Ideal Syllabus: Meriç Algün Ringborg
Meriç Algün Ringborg discusses the books that have influenced her
Meriç Algün Ringborg discusses the books that have influenced her
Literature and language are vital to my artistic practice and a great source of inspiration: I read to confront things and I find that fiction can pose questions and set up problems in a way that other writing can’t. So, it’s hard to know where to begin in creating my Ideal Syllabus – particularly since I’m not sure whether, in this context, ‘ideal’ should be taken to mean ‘perfect’, ‘abstract’ or ‘unattainable’. These, however, are the texts that have stuck with me over the years.
Adolfo Bioy Casares
La Invención de Morel (The Invention of Morel, 1940)
Having been described as the perfect novel by both Jorge Luis Borges and Octavio Paz, it might not mean much that I also think this is a fantastic book, but there’s an extraordinary simplicity to its meandering narrative. The protagonist, a fugitive on a remote island, realizes that he shares his new home with mysterious people who appear only intermittently. Tensions rise when he falls in love with one of them and increase further when he discovers that they are merely phantasmal projections – the result of a twisted invention by a man called Morel. For a while, the fugitive lives as a shadow among shadows, observing his co-inhabitants stuck between representation and reality, before he eventually commandeers the invention and enters into their realm. With artwork by Borges’s sister, Norah, the book’s illustrations are as outstanding as the novel itself.
Jorge Luis Borges
‘Tlön, Uqbar, Orbis Tertius’ (1940)
It is hard to choose just one text by Borges, but thinking of The Invention of Morel puts me in mind of his incredible short story, ‘Tlön, Uqbar, Orbis Tertius’ (included in the author’s 1962 collection, Labyrinths). Not only because Bioy Casares figures in it as the person who brings the mysterious country of Uqbar to Borges’s attention, but also because both authors manage to incorporate unreal elements in their writing in a way that seems entirely natural. Their methodology and delivery are so straightforward that they enable a certain type of abstraction which, amazingly, doesn’t read as abstract. It’s something I wish I could configure in my own work.
Georges Perec
La Vie mode d’emploi (Life: A User’s Manual, 1978)
I bought this book when I was about 20 years old and had no idea what a treasure it was. Since then, I have been greatly inspired by Perec’s work. I find the idea of constraint alluring: the notion of making something within a set of fixed parameters.
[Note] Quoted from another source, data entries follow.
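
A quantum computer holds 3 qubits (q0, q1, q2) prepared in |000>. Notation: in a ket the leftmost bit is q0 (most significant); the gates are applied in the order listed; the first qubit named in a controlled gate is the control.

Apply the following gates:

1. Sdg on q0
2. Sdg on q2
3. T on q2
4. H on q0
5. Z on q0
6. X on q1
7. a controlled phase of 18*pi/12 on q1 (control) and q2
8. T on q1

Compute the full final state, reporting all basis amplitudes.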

Likewise, I have been intrigued by Perec’s trait of compiling lists. This is an effect he draws on particularly in La Vie mode d’emploi, which comprises hundreds of interrelated stories that all unfold within the same fictional Paris apartment block after the death of the central character, Bartlebooth.
Jonathan Franzen
Farther Away (2012)
This essay – a work of what might be termed creative non-fiction – was predicated by the tragic death of David Foster Wallace. Franzen, Foster Wallace’s close friend and long-time literary rival, travels to Más Afuera, the tiny island off the coast of Chile where the Scottish sailor Alexander Selkirk was shipwrecked – a fate that allegedly inspired Daniel Defoe to write what is commonly regarded as the first English novel, Robinson Crusoe (1719). Composed as a eulogy to Foster Wallace, Franzen’s essay marks an intersection between the emergence of the novel and the loss of a great novelist. It both warms my heart and upsets me greatly every time I read it.
David Foster Wallace
‘Shipping Out: On the (Nearly Lethal) Comforts of a Luxury Cruise’ (1996)
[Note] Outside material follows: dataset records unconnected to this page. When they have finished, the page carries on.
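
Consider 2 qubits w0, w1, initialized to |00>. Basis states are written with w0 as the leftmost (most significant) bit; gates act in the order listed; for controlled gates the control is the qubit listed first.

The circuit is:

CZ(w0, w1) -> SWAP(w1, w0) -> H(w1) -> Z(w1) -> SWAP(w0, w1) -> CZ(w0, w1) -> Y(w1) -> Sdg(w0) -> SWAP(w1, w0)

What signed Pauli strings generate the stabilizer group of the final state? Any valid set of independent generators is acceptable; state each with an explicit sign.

One valid set of independent stabilizer generators is +IY, -ZI (any independent generating set of the same group is equally correct).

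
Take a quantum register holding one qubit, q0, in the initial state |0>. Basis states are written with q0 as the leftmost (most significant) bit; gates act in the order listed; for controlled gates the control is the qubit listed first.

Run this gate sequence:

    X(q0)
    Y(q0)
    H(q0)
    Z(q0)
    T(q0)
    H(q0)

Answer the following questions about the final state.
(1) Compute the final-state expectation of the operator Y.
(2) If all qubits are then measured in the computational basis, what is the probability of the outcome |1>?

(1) The expectation value of Y is sqrt(2)/2.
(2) A full measurement returns |1> with probability sqrt(2)/4 + 1/2.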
It’s obvious from reading Foster Wallace’s essays, books and non-journalism journalism that few people see the world as incisively as he did – or possess his talent for writing his observations down. I could have chosen any of his books or essays, but I was first introduced to this particular text – included in the 1997 collection A Supposedly Fun Thing I’ll Never Do Again – by my dear friend Lisa Tan, and I read it whenever I need to laugh out loud. It’s Foster Wallace’s account of holidaying on a cruise – partly loving it, partly hating it and being totally mesmerized by both feelings. I recognize so much of myself in his descriptions and it’s selfishly liberating to read someone else’s experience of awkwardly navigating an unfamiliar setting. You’re aware that many people regard going on a cruise as a rite of passage, but you don’t really want to have to endure it yourself, so you can just read Foster Wallace’s account of it instead.
Chimamanda Ngozi Adichie
Americanah (2013)
This is the book that I’m currently reading. Centring on questions of migration, mobility, home and race, it relays the story of Ifemulu and Obinze, taking you from Nigeria to America through various political events, including the pivotal moment of 9/11. What’s most striking, however, is how Ngozi Adichie tracks the protagonists’ state of permanent transience. Wherever they are, the characters never seem to be in one place, struggling continuously with signifiers that land them at the interstices of where they are and where they aren’t.